Description
Hillbilly Pie is a simple, nostalgic dessert featuring a creamy coconut custard filling nestled in a flaky pie crust. With sweetened condensed milk, shredded coconut, and a hint of vanilla, this comforting pie is baked until golden and set, offering a delightful balance of rich sweetness and texture that makes it a perfect treat for any occasion.
Ingredients
Scale
Pie Crust
- 1 package refrigerated pie crust (or homemade pie crust if preferred)
Filling
- 1 can (14 oz) sweetened condensed milk
- 2 large eggs
- 1 teaspoon vanilla extract
- 1/2 cup shredded coconut (sweetened or unsweetened)

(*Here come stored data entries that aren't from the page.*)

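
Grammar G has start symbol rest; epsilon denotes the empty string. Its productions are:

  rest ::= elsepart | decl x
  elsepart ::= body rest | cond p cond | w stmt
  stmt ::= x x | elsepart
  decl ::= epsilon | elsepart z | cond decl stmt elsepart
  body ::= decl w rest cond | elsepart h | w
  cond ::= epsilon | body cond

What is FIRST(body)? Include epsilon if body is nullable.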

- 1/4 cup unsalted butter, melted
- 1/4 cup all-purpose flour
- 1/4 teaspoon salt
Instructions
- Preheat the Oven: Preheat your oven to 350°F (175°C). If using a refrigerated pie crust, fit the crust into a 9-inch pie dish. If using homemade, roll out your dough and line the dish with it. Press the edges to fit and trim any excess.
- Prepare the Pie Filling: In a mixing bowl, combine the sweetened condensed milk, eggs, vanilla extract, melted butter, and flour. Whisk until smooth and well incorporated.
- Mix in Coconut and Salt: Stir in the shredded coconut and salt. Mix everything together until fully combined.
- Assemble the Pie: Pour the prepared filling into the prepared pie crust. Smooth the top with a spatula to ensure an even layer.
- Bake the Pie: Place the pie in the preheated oven and bake for 30-35 minutes, or until the filling is set and the top is lightly golden brown. Check for doneness by gently shaking the pie—if the center is firm and no longer wobbly, it’s done.
- Cool and Serve: Let the pie cool to room temperature before slicing. You can refrigerate it for a few hours to help it set further, but it’s also delicious served slightly warm.
- Optional Garnish: Serve with whipped cream or a scoop of vanilla ice cream for added indulgence.
Notes
- Use either sweetened or unsweetened shredded coconut based on your preference; the pie will be sweeter with sweetened coconut.
- Make sure the pie filling is set before removing from the oven to avoid a runny center.
- This pie can be stored covered in the refrigerator for up to 3 days.
- For a gluten-free version, use a gluten-free pie crust and flour substitute.
- Allow the pie to cool completely before slicing to ensure clean cuts.